So far, the Royals have served up a very interesting first half of the season. They are 3.5 out of first today. This last week before the All Star break could finish with a bang.
Tonight, Jason Vargas goes up against Tampa’s Jeremy Hellickson. Hellickson is making his 2014 debut. Vegas likes the Royals, and so should you. The Royals have Yordano Ventura throwing against Alex Cobb on Wednesday night. Cobb is a solid starter, but he’s just not as good or pitching as well as Ventura right now. The Royals should win this series.
Meanwhile, Detroit has 2 games against the red-hot Dodgers, and then travel to Kansas City on Thursday for a four game stand with our Royals. Between today and Sunday, the Royals could find themselves in first place, seven or more games out of first place, or right about where they stand now. What a way to finish the season’s first half. What an excellent opportunity for the Royals. How will they handle this pressure packed opportunity?
Ned Yost has officially called out Billy Butler. When Ned tells the media he needs more out of the DH spot, that’s as close as he gets to throwing a player under the bus. I am 100% fine with this. Butler gets paid big money to do nothing but hit, and he’s severely underperformed. He deserves the pressure, he deserves to be moved down in the lineup.
Eric Hosmer continues to get a pass. Seriously, the kid gloves for Hosmer just feel stubborn and funny. I’m not saying he needs to be sent to Omaha the rest the year. I am saying that somehow creating the illusion that his results actually matter would be wise. Some type of pressure needs to be applied to Hosmer. As I have written before, I don’t see any “rescue bats” available for the Royals, with their lack of MLB ready prospects. Hosmer is, indeed, this season’s X factor. I just think Hosmer would have a more thoughtful approach netting better results if he thought there may be ramifications, some type of demotion, for continuing to underperform. This coddling of Hosmer, a “Moore player”, has cost and will cost wins. I don’t know how many. I’ll leave those stats to Hunter and the boys. The point? If this team falls just short, there will be blood on leadership’s hands. Seemingly, inexcusable blood considering how obviously they will have blundered the handling of their cherished first baseman. But not so fast.

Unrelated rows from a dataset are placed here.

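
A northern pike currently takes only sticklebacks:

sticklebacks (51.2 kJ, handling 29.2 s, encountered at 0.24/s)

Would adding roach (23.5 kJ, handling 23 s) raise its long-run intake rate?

Current rate: (0.24×51.2)/(1 + 0.24×29.2) = 1.534 kJ/s.
roach: E/h = 23.5/23 = 1.022 kJ/s.
1.022 < 1.534, so adding roach would lower the average — exclude it.

No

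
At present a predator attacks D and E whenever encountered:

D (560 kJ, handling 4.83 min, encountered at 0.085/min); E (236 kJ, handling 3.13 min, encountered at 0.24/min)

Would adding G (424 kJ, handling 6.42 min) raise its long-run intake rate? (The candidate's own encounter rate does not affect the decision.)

Intake rate on the current diet: R = (0.085×560 + 0.24×236) / (1 + 0.085×4.83 + 0.24×3.13) = 104.2/2.162 = 48.22 kJ/min.
Profitability of G: 424/6.42 = 66.04 kJ/min.
Since 66.04 > R, including G increases the long-run rate.

Yes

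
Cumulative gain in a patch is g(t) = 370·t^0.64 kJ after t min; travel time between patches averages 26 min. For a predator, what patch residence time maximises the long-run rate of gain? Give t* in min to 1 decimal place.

Maximise g(t)/(T+t): set derivative to zero → g'(t)(T+t) = g(t).
g'(t) = 0.64·370·t^-0.36. Setting 0.64·370·t^-0.36 = 370·t^0.64/(26+t) gives 0.64(26+t) = t, so 0.36·t = 0.64×26.
t* = 0.64×26/0.36 = 46.22 min.

46.2 min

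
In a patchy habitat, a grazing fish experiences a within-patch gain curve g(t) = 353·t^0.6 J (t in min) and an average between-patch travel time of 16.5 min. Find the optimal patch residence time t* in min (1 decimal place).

By the marginal value theorem, leave when the instantaneous gain rate g'(t) equals the habitat-wide average g(t)/(T + t).
g'(t) = 0.6·353·t^-0.4. Setting 0.6·353·t^-0.4 = 353·t^0.6/(16.5+t) gives 0.6(16.5+t) = t, so 0.40·t = 0.6×16.5.
t* = 0.6×16.5/0.40 = 24.75 min.

24.8 min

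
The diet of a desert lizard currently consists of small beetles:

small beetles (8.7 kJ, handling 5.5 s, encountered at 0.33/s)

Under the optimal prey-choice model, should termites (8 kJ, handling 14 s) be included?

Intake rate on the current diet: R = (0.33×8.7) / (1 + 0.33×5.5) = 2.871/2.815 = 1.02 kJ/s.
Profitability of termites: 8/14 = 0.5714 kJ/s.
Since 0.5714 < R, time spent handling termites is better spent searching.

No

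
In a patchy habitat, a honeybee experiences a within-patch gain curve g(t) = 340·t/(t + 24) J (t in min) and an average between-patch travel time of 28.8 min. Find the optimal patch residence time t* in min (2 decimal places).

26.29 min

Optimal t* satisfies g'(t*) = g(t*)/(T + t*).
g'(t) = 340·24/(t + 24)². Setting 340·24/(t+24)² = 340t/[(t+24)(28.8+t)] gives 24(28.8+t) = t(t+24), so t² = 24×28.8 = 691.2.
t* = √691.2 = 26.29 min.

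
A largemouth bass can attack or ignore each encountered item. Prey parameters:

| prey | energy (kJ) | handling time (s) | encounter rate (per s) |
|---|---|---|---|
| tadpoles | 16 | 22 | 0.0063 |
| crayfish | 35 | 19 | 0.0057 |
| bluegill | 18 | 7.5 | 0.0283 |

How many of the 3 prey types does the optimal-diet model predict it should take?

Profitabilities (E/h, kJ/s): bluegill 2.4, crayfish 1.84, tadpoles 0.727. Add prey in this order while the next type's profitability exceeds the intake rate on those already taken.
Rate on top 1: 0.4202. crayfish: 1.84 > 0.4202 → include.
Rate on top 2: 0.5368. tadpoles: 0.727 > 0.5368 → include.
Optimal diet: bluegill, crayfish, tadpoles — 3 of 3 types.

3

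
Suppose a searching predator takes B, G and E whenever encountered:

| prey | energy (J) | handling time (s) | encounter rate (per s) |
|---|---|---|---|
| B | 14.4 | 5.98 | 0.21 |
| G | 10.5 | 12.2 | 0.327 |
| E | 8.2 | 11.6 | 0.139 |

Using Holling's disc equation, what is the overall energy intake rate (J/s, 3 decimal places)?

0.967 J/s

R = Σλ_iE_i / (1 + Σλ_ih_i)
Numerator: 0.21×14.4 + 0.327×10.5 + 0.139×8.2 = 7.597
Denominator: 1 + 0.21×5.98 + 0.327×12.2 + 0.139×11.6 = 7.858
R = 7.597/7.858 = 0.9669 J/s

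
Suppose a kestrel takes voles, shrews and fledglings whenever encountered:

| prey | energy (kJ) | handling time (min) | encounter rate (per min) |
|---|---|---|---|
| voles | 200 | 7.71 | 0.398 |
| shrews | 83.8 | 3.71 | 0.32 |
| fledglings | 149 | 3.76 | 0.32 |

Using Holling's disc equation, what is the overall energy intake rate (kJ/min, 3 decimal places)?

23.858 kJ/min

R = Σλ_iE_i / (1 + Σλ_ih_i)
Numerator: 0.398×200 + 0.32×83.8 + 0.32×149 = 154.1
Denominator: 1 + 0.398×7.71 + 0.32×3.71 + 0.32×3.76 = 6.459
R = 154.1/6.459 = 23.86 kJ/min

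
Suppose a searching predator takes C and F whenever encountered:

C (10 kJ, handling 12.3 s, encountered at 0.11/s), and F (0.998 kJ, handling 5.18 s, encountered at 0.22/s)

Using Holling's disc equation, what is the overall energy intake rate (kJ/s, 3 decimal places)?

0.378 kJ/s

R = Σλ_iE_i / (1 + Σλ_ih_i)
Numerator: 0.11×10 + 0.22×0.998 = 1.32
Denominator: 1 + 0.11×12.3 + 0.22×5.18 = 3.493
R = 1.32/3.493 = 0.3778 kJ/s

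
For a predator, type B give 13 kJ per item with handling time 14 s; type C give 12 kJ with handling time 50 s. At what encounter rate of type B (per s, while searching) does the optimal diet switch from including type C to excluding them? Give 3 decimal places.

0.025 per s

At the threshold, the rate on type B alone equals the profitability of type C: λ·13/(1 + λ·14) = 12/50 = 0.24.
Rearranging, λ(13 − 0.24×14) = 0.24, so λ = 0.24/9.64 = 0.0249 per s.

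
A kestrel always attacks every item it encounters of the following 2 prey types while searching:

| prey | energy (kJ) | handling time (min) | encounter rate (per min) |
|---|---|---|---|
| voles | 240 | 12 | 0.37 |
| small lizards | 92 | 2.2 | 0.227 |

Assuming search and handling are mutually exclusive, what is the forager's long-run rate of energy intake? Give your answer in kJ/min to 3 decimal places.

R = Σλ_iE_i / (1 + Σλ_ih_i)
Numerator: 0.37×240 + 0.227×92 = 109.7
Denominator: 1 + 0.37×12 + 0.227×2.2 = 5.939
R = 109.7/5.939 = 18.47 kJ/min

18.467 kJ/min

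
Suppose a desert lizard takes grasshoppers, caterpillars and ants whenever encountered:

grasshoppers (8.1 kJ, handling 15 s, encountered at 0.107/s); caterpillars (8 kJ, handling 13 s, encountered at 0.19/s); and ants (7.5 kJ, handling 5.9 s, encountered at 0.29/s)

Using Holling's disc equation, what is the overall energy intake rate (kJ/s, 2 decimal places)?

0.67 kJ/s

R = (0.107×8.1 + 0.19×8 + 0.29×7.5) / (1 + 0.107×15 + 0.19×13 + 0.29×5.9) = 4.562/6.786 = 0.6722 kJ/s.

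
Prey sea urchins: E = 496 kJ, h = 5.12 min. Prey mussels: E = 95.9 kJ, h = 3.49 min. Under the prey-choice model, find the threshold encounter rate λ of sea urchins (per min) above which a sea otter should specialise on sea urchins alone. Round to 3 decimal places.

At the threshold, the rate on sea urchins alone equals the profitability of mussels: λ·496/(1 + λ·5.12) = 95.9/3.49 = 27.48.
Rearranging, λ(496 − 27.48×5.12) = 27.48, so λ = 27.48/355.3 = 0.07734 per min.

0.077 per min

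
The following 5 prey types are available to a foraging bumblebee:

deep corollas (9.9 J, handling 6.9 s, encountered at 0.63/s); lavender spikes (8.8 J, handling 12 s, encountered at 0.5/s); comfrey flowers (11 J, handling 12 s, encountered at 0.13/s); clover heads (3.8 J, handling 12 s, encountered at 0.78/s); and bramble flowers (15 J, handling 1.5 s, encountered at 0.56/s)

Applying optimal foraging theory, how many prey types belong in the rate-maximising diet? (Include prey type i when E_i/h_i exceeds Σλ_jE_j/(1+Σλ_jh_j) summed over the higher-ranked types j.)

Profitabilities (E/h, J/s): bramble flowers 10, deep corollas 1.43, comfrey flowers 0.917, lavender spikes 0.733, clover heads 0.317. Add prey in this order while the next type's profitability exceeds the intake rate on those already taken.
Rate on top 1: 4.565. deep corollas: 1.43 < 4.565 → exclude; stop.
Optimal diet: bramble flowers — 1 of 5 types.

1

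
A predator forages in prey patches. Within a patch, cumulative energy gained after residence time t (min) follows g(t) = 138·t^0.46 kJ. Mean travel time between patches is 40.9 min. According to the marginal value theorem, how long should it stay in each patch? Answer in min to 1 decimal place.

34.8 min

Optimal t* satisfies g'(t*) = g(t*)/(T + t*).
g'(t) = 0.46·138·t^-0.54. Setting 0.46·138·t^-0.54 = 138·t^0.46/(40.9+t) gives 0.46(40.9+t) = t, so 0.54·t = 0.46×40.9.
t* = 0.46×40.9/0.54 = 34.84 min.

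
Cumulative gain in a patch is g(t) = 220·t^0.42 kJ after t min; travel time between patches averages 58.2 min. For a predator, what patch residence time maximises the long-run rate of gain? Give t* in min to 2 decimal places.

Maximise g(t)/(T+t): set derivative to zero → g'(t)(T+t) = g(t).
g'(t) = 0.42·220·t^-0.58. Setting 0.42·220·t^-0.58 = 220·t^0.42/(58.2+t) gives 0.42(58.2+t) = t, so 0.58·t = 0.42×58.2.
t* = 0.42×58.2/0.58 = 42.14 min.

42.14 min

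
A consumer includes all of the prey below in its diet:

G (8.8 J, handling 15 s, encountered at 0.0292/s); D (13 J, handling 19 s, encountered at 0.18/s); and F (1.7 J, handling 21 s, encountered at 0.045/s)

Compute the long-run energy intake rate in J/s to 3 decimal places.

Energy encountered per unit search time: 0.0292×8.8 + 0.18×13 + 0.045×1.7 = 2.673 J/s.
Handling time per unit search time: 0.0292×15 + 0.18×19 + 0.045×21 = 4.803.
Rate = 2.673/(1 + 4.803) = 0.4607 J/s.

0.461 J/s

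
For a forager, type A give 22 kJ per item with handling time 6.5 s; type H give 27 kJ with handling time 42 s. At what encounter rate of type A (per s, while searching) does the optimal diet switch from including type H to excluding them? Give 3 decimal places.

0.036 per s

The zero-one rule: include type H iff E₂/h₂ > λE₁/(1+λh₁). Equality gives the switch point.
λE₁h₂ = E₂ + λE₂h₁ ⇒ λ = E₂/(E₁h₂ − E₂h₁) = 27/(924 − 175.5) = 0.03607 per s.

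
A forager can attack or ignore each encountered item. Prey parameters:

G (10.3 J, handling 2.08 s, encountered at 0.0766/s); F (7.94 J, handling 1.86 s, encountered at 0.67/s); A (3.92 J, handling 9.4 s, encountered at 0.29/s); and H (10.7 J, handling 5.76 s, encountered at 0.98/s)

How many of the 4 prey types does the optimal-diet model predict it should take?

2

Profitabilities (E/h, J/s): G 4.95, F 4.27, H 1.86, A 0.417. Add prey in this order while the next type's profitability exceeds the intake rate on those already taken.
Rate on top 1: 0.6805. F: 4.27 > 0.6805 → include.
Rate on top 2: 2.539. H: 1.86 < 2.539 → exclude; stop.
Optimal diet: G, F — 2 of 4 types.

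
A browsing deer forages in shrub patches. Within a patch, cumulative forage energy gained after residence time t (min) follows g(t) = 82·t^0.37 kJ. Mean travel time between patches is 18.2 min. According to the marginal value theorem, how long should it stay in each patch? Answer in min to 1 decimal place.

Optimal t* satisfies g'(t*) = g(t*)/(T + t*).
g'(t) = 0.37·82·t^-0.63. Setting 0.37·82·t^-0.63 = 82·t^0.37/(18.2+t) gives 0.37(18.2+t) = t, so 0.63·t = 0.37×18.2.
t* = 0.37×18.2/0.63 = 10.69 min.

10.7 min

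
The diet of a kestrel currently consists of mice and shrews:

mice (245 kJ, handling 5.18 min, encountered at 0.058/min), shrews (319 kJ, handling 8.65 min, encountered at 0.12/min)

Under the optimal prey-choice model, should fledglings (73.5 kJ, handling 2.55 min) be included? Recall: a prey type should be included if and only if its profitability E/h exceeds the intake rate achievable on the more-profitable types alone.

Yes

On mice and shrews alone, R = ΣλE/(1+Σλh) = 52.49/2.338 = 22.45 kJ/min.
Profitability of fledglings: 73.5/2.55 = 28.82 kJ/min.
Since 28.82 > R, including fledglings increases the long-run rate.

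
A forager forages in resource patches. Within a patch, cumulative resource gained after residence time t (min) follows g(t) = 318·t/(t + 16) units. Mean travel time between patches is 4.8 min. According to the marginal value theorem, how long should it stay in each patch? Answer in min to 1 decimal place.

Optimal t* satisfies g'(t*) = g(t*)/(T + t*).
g'(t) = 318·16/(t + 16)². Setting 318·16/(t+16)² = 318t/[(t+16)(4.8+t)] gives 16(4.8+t) = t(t+16), so t² = 16×4.8 = 76.8.
t* = √76.8 = 8.764 min.

8.8 min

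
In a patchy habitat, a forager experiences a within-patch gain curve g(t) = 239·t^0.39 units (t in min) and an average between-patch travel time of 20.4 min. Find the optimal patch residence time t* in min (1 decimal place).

13.0 min

Optimal t* satisfies g'(t*) = g(t*)/(T + t*).
g'(t) = 0.39·239·t^-0.61. Setting 0.39·239·t^-0.61 = 239·t^0.39/(20.4+t) gives 0.39(20.4+t) = t, so 0.61·t = 0.39×20.4.
t* = 0.39×20.4/0.61 = 13.04 min.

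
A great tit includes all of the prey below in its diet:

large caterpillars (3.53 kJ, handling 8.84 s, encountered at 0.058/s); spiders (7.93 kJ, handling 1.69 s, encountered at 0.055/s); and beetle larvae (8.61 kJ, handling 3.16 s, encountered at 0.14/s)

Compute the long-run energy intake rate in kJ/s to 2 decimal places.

0.90 kJ/s

R = (0.058×3.53 + 0.055×7.93 + 0.14×8.61) / (1 + 0.058×8.84 + 0.055×1.69 + 0.14×3.16) = 1.846/2.048 = 0.9015 kJ/s.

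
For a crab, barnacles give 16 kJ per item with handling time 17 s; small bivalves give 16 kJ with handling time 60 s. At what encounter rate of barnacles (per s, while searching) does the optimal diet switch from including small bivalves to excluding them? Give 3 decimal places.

0.023 per s

The zero-one rule: include small bivalves iff E₂/h₂ > λE₁/(1+λh₁). Equality gives the switch point.
λE₁h₂ = E₂ + λE₂h₁ ⇒ λ = E₂/(E₁h₂ − E₂h₁) = 16/(960 − 272) = 0.02326 per s.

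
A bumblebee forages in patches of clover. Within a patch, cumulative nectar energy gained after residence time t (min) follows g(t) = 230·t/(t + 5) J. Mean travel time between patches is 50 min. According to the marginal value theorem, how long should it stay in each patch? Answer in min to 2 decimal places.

15.81 min

Optimal t* satisfies g'(t*) = g(t*)/(T + t*).
g'(t) = 230·5/(t + 5)². Setting 230·5/(t+5)² = 230t/[(t+5)(50+t)] gives 5(50+t) = t(t+5), so t² = 5×50 = 250.
t* = √250 = 15.81 min.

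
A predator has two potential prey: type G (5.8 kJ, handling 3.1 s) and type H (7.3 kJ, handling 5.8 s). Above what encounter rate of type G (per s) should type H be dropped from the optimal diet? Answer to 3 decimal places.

0.663 per s

At the threshold, the rate on type G alone equals the profitability of type H: λ·5.8/(1 + λ·3.1) = 7.3/5.8 = 1.259.
Rearranging, λ(5.8 − 1.259×3.1) = 1.259, so λ = 1.259/1.898 = 0.663 per s.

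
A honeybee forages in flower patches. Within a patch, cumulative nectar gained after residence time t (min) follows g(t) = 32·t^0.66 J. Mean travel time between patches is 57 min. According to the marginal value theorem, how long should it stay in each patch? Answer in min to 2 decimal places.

110.65 min

Maximise g(t)/(T+t): set derivative to zero → g'(t)(T+t) = g(t).
g'(t) = 0.66·32·t^-0.34. Setting 0.66·32·t^-0.34 = 32·t^0.66/(57+t) gives 0.66(57+t) = t, so 0.34·t = 0.66×57.
t* = 0.66×57/0.34 = 110.6 min.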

Sam Mellinger wrote an interesting column about this Hosmer/Butler dichotomy. When asked about his lineup demotion, Butler passively called out Hosmer. “Somebody’s got to be that guy, and it’s sending a message to the rest of the guys. I can take it. I guess I’m a mentally tough guy. He could do it to somebody else, but I think he knows how I’ll take it.” Mellinger sees this drama as a potential danger. What if it helps? What if this is being done on purpose?
Maybe a fat chip on Billy’s shoulder will push him. Maybe he will be busting his butt while auditioning for other teams. He’s not going to get his option picked up and is now playing for a contract, somewhere, next season. If Butler heats up and stays pissed off, maybe that will push Hosmer to improve. Maybe that’s the type of pressure that will get inside of Eric’s happy-go-lucky dome. Business partners often require some forms of positive tension. Sometimes baseball teams do as well.
Right now, the only thing keeping the Royals from being a true playoff contender is a slugging Butler and Hosmer. Maybe a competitive rift between the two hitters is just what the doctor ordered. Is it possible Dr. Ned Yost feels this way too?